Association of maturation, sex, and body fat in cardiorespiratory fitness



The aims of this cross-sectional study were 1) to estimate changes in body composition and cardiorespiratory fitness across stages of pubertal maturation, and 2) to describe the relationship between maturity status and body fatness, regional fat distribution, and cardiorespiratory fitness. The sample consisted of 494 children (254 males, 240 females), 8–16 years of age. Height and weight were measured with standard anthropometric methods.

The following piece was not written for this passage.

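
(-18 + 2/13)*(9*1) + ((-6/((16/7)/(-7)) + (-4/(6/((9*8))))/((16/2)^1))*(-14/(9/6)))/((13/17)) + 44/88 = -4045/13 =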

Percentage of fat (%F) was estimated from two skinfold thicknesses and regional fat distribution was estimated by the ratio of the subscapular to the triceps skinfold (S/T ratio). Biological maturity was based on self-assessment of breast stages in females and pubic hair stages in males. A maximal multistage 20-m shuttle run was used to predict maximal aerobic capacity from maximal aerobic speed. Both VO2max and 20SRT-time were used as indicators of cardiorespiratory fitness. ANCOVA with age as the covariate was used. There were significant differences among girls across pubertal stages. Among boys, only weight and height differed significantly by stage of maturity. When adjusted for maturity status, cardiorespiratory fitness expressed either as VO2/kg body mass or 20SRT-time was inversely associated with %F in both sexes. This suggests that sexual maturity status alone accounts for a small portion of the variance in aerobic fitness. Height, %F and the S/T ratio were also significantly associated with VO2/kg body mass and 20SRT-time. Am. J. Hum. Biol. 14:707–712, 2002. © 2002 Wiley-Liss, Inc.